Lumen Technologies [NYSE: LUMN] took the decision just days after a similar move by fellow backbone provider Cogent. This came as millions of Russians are already suffering a news media crackdown and are left in the dark about President Vladimir Putin's war in Ukraine. Lumen initially said that it would halt all new business with organizations based in Russia, thereby continuing to serve their existing clients in the country. However, the company declared on Tuesday, March 8, that it could no longer justify that stance, reporter Brian Krebs noted on his daily blog Krebs on Security.
“Life has taken a turn in Russia and Lumen is unable to continue to operate in this market,” Lumen said in a statement. “The business services we provide are extremely small and very limited as is our physical presence. However, we are taking steps to immediately stop business in the region.”
The statement added, “We decided to disconnect the network due to increased security risk inside Russia. We have not yet experienced network disruptions but given the increasingly uncertain environment and the heightened risk of state action, we took this move to ensure the security of our and our customers’ networks, as well as the ongoing integrity of the global Internet.”
"Lumen stated that it will stop the sale of any new services to either Russia-based companies as well as non-Russia-based companies that were providing services in Russia." That last part is wow.
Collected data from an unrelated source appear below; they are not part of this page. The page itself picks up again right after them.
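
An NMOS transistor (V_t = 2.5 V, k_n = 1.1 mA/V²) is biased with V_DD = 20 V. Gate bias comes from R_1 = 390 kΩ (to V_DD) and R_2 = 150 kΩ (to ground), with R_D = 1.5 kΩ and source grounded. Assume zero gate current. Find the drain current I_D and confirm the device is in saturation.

V_G = V_DD·R_2/(R_1+R_2) = 20×150/540 = 5.56 V. With the source grounded, V_GS = V_G = 5.56 V.
Assume saturation: I_D = (k_n/2)(V_GS − V_t)² = (1.1/2)×(5.56 − 2.5)² = 0.55×3.06² = 5.14 mA.
V_DS = V_DD − I_D·R_D = 20 − 5.14×1.5 = 12.3 V.
Saturation requires V_DS ≥ V_GS − V_t = 3.06 V; 12.3 ≥ 3.06 ✓.

I_D ≈ 5.1 mA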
Lumen is a major Internet backbone, and serves great deal of US .gov. https://t.co/UPYXfSXnO1— briankrebs (@briankrebs) March 8, 2022
What is Lumen Technologies?
Based in Monroe, Louisiana, Lumen -- often dubbed as the 'gateway to the Internet' -- was formerly known as CenturyLink. The company is reportedly the top international transit provider to Russia, according to Internet infrastructure monitoring firm Kentik. Its customers include Russian telecom giants Rostelecom and TTK, as well as all three major mobile operators MTS, Megafon, and VEON.
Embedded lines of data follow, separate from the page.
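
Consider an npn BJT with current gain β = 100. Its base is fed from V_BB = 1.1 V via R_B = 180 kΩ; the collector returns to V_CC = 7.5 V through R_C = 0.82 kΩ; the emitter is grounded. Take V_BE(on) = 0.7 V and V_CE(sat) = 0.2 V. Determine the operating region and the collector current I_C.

Assume active. Base-emitter loop: I_B = (V_BB − V_BE)/R_B = (1.1 − 0.7)/180 = 0.00222 mA.
I_C = β·I_B = 100×0.00222 = 0.222 mA.
V_CE = V_CC − I_C·R_C = 7.5 − 0.222×0.82 = 7.32 V > V_CE(sat), so the active-region assumption holds.

active; I_C ≈ 0.22 mA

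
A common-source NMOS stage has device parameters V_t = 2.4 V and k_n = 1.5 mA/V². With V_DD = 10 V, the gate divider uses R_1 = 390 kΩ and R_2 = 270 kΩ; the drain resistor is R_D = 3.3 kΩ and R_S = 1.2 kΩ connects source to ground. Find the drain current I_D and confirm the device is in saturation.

V_G = V_DD·R_2/(R_1+R_2) = 10×270/660 = 4.09 V.
Assume saturation: I_D = (k_n/2)(V_GS − V_t)² with V_GS = V_G − I_D·R_S = 4.09 − 1.2·I_D.
Substituting gives 1.08·I_D² − 4.04·I_D + 2.14 = 0, with roots I_D = 0.64 or 3.1 mA.
The root I_D = 3.1 mA gives V_GS = 0.365 V ≤ V_t, so take I_D = 0.64 mA.
Then V_GS = 3.32 V and V_DS = V_DD − I_D(R_D+R_S) = 10 − 0.64×4.5 = 7.12 V.
Saturation requires V_DS ≥ V_GS − V_t = 0.923 V; 7.12 ≥ 0.923 ✓.

I_D ≈ 0.64 mA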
Doug Madory, Kentik’s Director of Internet Analysis, noted how "a backbone carrier disconnecting its customers in a country the size of Russia is without precedent in the history of the internet and reflects the intense global reaction that the world has had over the invasion of Ukraine." Time will tell whether any other major Internet backbone providers will follow Lumen and Cogent's example. Madory, however, noted that Russia's own telecommunications firms will face hurdles paying foreign transit providers for service due to economic sanctions imposed by several Western nations that continue to bleed Russia's economy.
The move comes after Ukrainian leaders urged the Internet Corporation for Assigned Names and Numbers (ICANN) to disconnect Russia's top-level domain (.ru) from the Internet. The nonprofit organization, tasked with overseeing the global domain name system, respectfully declined the request. However, several tech giants, including Amazon, Apple, and Microsoft, have decided in their own volition to suspend new business in the country.
Meanwhile, Internet Society President Andrew Sullivan has warned that cutting a whole population off the Internet would stop the flow of truth. “Without the Internet, the rest of the world would not know of atrocities happening in other places,” Sullivan wrote a blog post titled 'Why the World Must Resist Calls to Undermine the Internet'.
“And without the Internet, ordinary citizens of many countries wouldn’t know what was being carried out in their name. Our best hope, however dim, is that those supporting an aggressive regime will change their support. More information can help, even as disinformation circulates. We need a better understanding of what is and is not disinformation," he insisted.